Popular walking route forces pedestrians to cross dangerous road used by motorway traffic, reports James Cracknell

The point where the increasingly popular London Loop footpath meets The Ridgeway, where there are currently no measures to slow traffic or help pedestrians cross safely
The point where the increasingly popular London Loop footpath meets The Ridgeway

Enfield Council has pledged to introduce safety measures at a speeding hotspot following fresh calls to protect pedestrians.

The Ridgeway is one of the key routes linking Enfield to the M25 and is notorious for speeding vehicles, but at present walkers using the increasingly popular London Loop footpath are forced to cross the road without any help from traffic calming measures.

Last year the council laid a new section of the footpath to guide walkers through the new woodland planted as part of Enfield Chase Restoration Project. As a result, many more people have been encouraged to use the walking route, with new signage and seating also installed.

However, anyone wanting to continue along the London Loop beyond The Ridgeway must cross the road at a point where there is no nearby pedestrian crossing or traffic island.

John Cole, chair of the newly-formed Friends of Enfield Chase voluntary group, told the Dispatch: “The preference is for a safe pedestrian crossing with lights and some provision for cyclists. I accept there might be other considerations […] but it is somewhere cars are often speeding.

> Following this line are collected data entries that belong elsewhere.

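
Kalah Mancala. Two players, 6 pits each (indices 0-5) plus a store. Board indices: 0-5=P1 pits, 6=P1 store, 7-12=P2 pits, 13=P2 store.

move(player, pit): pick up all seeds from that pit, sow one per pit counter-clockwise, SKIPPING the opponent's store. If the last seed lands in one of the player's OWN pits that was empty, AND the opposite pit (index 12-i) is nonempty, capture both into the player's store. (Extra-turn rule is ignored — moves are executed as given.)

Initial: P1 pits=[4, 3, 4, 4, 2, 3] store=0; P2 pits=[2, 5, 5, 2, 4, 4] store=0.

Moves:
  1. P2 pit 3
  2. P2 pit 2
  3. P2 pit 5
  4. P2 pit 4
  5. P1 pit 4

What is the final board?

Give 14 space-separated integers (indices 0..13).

Move 1: P2 pit3 -> P1=[4,3,4,4,2,3](0) P2=[2,5,5,0,5,5](0)
Move 2: P2 pit2 -> P1=[5,3,4,4,2,3](0) P2=[2,5,0,1,6,6](1)
Move 3: P2 pit5 -> P1=[6,4,5,5,3,3](0) P2=[2,5,0,1,6,0](2)
Move 4: P2 pit4 -> P1=[7,5,6,6,3,3](0) P2=[2,5,0,1,0,1](3)
Move 5: P1 pit4 -> P1=[7,5,6,6,0,4](1) P2=[3,5,0,1,0,1](3)

Answer: 7 5 6 6 0 4 1 3 5 0 1 0 1 3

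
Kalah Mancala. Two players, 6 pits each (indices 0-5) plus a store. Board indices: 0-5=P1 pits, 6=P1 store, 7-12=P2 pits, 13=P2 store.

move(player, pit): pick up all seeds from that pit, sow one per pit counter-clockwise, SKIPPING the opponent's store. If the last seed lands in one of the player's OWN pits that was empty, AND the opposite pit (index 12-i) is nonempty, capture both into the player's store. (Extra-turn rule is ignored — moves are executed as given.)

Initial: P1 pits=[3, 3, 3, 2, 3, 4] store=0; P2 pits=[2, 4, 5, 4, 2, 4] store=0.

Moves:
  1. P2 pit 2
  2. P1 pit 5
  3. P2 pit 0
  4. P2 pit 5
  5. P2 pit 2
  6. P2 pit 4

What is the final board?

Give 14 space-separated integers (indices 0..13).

Move 1: P2 pit2 -> P1=[4,3,3,2,3,4](0) P2=[2,4,0,5,3,5](1)
Move 2: P1 pit5 -> P1=[4,3,3,2,3,0](1) P2=[3,5,1,5,3,5](1)
Move 3: P2 pit0 -> P1=[4,3,3,2,3,0](1) P2=[0,6,2,6,3,5](1)
Move 4: P2 pit5 -> P1=[5,4,4,3,3,0](1) P2=[0,6,2,6,3,0](2)
Move 5: P2 pit2 -> P1=[5,4,4,3,3,0](1) P2=[0,6,0,7,4,0](2)
Move 6: P2 pit4 -> P1=[6,5,4,3,3,0](1) P2=[0,6,0,7,0,1](3)

Answer: 6 5 4 3 3 0 1 0 6 0 7 0 1 3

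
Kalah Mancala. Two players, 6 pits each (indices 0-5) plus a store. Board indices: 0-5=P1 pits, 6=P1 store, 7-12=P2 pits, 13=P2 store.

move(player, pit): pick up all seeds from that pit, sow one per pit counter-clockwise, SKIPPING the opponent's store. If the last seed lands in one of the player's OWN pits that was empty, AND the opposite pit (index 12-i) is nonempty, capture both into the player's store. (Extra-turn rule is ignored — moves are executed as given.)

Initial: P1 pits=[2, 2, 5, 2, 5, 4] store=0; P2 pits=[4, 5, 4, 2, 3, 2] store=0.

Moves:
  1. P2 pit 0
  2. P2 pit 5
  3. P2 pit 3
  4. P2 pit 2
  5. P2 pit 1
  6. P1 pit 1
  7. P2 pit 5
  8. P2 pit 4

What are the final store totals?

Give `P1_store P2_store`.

Move 1: P2 pit0 -> P1=[2,2,5,2,5,4](0) P2=[0,6,5,3,4,2](0)
Move 2: P2 pit5 -> P1=[3,2,5,2,5,4](0) P2=[0,6,5,3,4,0](1)
Move 3: P2 pit3 -> P1=[3,2,5,2,5,4](0) P2=[0,6,5,0,5,1](2)
Move 4: P2 pit2 -> P1=[4,2,5,2,5,4](0) P2=[0,6,0,1,6,2](3)
Move 5: P2 pit1 -> P1=[5,2,5,2,5,4](0) P2=[0,0,1,2,7,3](4)
Move 6: P1 pit1 -> P1=[5,0,6,3,5,4](0) P2=[0,0,1,2,7,3](4)
Move 7: P2 pit5 -> P1=[6,1,6,3,5,4](0) P2=[0,0,1,2,7,0](5)
Move 8: P2 pit4 -> P1=[7,2,7,4,6,4](0) P2=[0,0,1,2,0,1](6)

Answer: 0 6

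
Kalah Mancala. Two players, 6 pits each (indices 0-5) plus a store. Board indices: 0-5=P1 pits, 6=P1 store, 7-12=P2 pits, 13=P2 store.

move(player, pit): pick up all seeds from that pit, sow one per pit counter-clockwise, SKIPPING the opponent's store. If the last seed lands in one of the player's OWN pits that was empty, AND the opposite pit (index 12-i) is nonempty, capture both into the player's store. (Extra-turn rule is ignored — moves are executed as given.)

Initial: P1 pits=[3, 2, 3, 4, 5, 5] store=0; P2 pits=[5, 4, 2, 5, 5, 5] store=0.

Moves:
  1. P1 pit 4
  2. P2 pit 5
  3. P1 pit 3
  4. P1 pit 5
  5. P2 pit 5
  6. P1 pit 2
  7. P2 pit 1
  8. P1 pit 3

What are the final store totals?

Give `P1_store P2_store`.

Move 1: P1 pit4 -> P1=[3,2,3,4,0,6](1) P2=[6,5,3,5,5,5](0)
Move 2: P2 pit5 -> P1=[4,3,4,5,0,6](1) P2=[6,5,3,5,5,0](1)
Move 3: P1 pit3 -> P1=[4,3,4,0,1,7](2) P2=[7,6,3,5,5,0](1)
Move 4: P1 pit5 -> P1=[4,3,4,0,1,0](3) P2=[8,7,4,6,6,1](1)
Move 5: P2 pit5 -> P1=[4,3,4,0,1,0](3) P2=[8,7,4,6,6,0](2)
Move 6: P1 pit2 -> P1=[4,3,0,1,2,1](4) P2=[8,7,4,6,6,0](2)
Move 7: P2 pit1 -> P1=[5,4,0,1,2,1](4) P2=[8,0,5,7,7,1](3)
Move 8: P1 pit3 -> P1=[5,4,0,0,3,1](4) P2=[8,0,5,7,7,1](3)

Answer: 4 3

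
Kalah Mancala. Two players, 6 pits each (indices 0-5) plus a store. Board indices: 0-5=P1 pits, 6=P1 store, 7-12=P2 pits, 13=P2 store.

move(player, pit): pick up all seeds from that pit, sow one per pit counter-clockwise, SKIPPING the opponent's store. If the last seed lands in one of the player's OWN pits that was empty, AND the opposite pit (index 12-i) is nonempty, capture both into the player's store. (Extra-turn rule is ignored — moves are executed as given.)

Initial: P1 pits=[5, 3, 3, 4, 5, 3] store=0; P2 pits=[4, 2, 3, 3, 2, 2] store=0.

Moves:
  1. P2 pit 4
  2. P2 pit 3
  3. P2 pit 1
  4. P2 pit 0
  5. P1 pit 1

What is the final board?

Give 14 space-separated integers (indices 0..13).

Move 1: P2 pit4 -> P1=[5,3,3,4,5,3](0) P2=[4,2,3,3,0,3](1)
Move 2: P2 pit3 -> P1=[5,3,3,4,5,3](0) P2=[4,2,3,0,1,4](2)
Move 3: P2 pit1 -> P1=[5,3,0,4,5,3](0) P2=[4,0,4,0,1,4](6)
Move 4: P2 pit0 -> P1=[5,3,0,4,5,3](0) P2=[0,1,5,1,2,4](6)
Move 5: P1 pit1 -> P1=[5,0,1,5,6,3](0) P2=[0,1,5,1,2,4](6)

Answer: 5 0 1 5 6 3 0 0 1 5 1 2 4 6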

“We are supportive of anything that helps users of the London Loop to access the newly reforested areas.”

A senior Labour councillor has now said the council will install safety measures “later this year”. Rick Jewell, cabinet member for environment, said: “It is extremely positive to see lots of people accessing the woodland using the new, improved pathways and entry points.

“We are planning to implement safety measures at this location which will include signs, a gateway feature and rumble strips to prompt drivers to reduce their speed.

“The council is also looking at longer-term solutions which could include a traffic island which would require widening the road.”

In January, members of the council’s planning committee approved plans for a 92-room care home and 64 new homes to be built on the site of the now-closed Royal Chace Hotel in The Ridgeway, but at the same time raised concerns over speeding with one member warning there were “lots of mad drivers” on the road and asking for reassurances that a new crossing would be installed.

However, a crossing outside the development would require people using the London Loop to walk at least an extra 200 metres. One side of the road also has no pavement.

Another problem is that walkers currently have to negotiate a stile to get over a fence to continue along the London Loop, making the route inaccessible for wheelchair users and other people with mobility issues – John said people sometimes had to be “carried over” it.

Cllr Jewell said: “The stile has been left in place until the first phase of safety measures has been implemented later this year.

“In addition, the redevelopment of the Royal Chase Hotel involves a financial contribution of £52,000 towards improving sustainable transport infrastructure near the former hotel. This will help make it easier and safer for new and existing residents to access nearby bus stops and other services.

“A number of options are currently being explored, including an additional crossing between the former hotel and Hadley Road.

“We hope these measures, once implemented, will make the Enfield Chase woodland and London Loop area more accessible and safer to reach, allowing more residents to enjoy the project and the surrounding area.”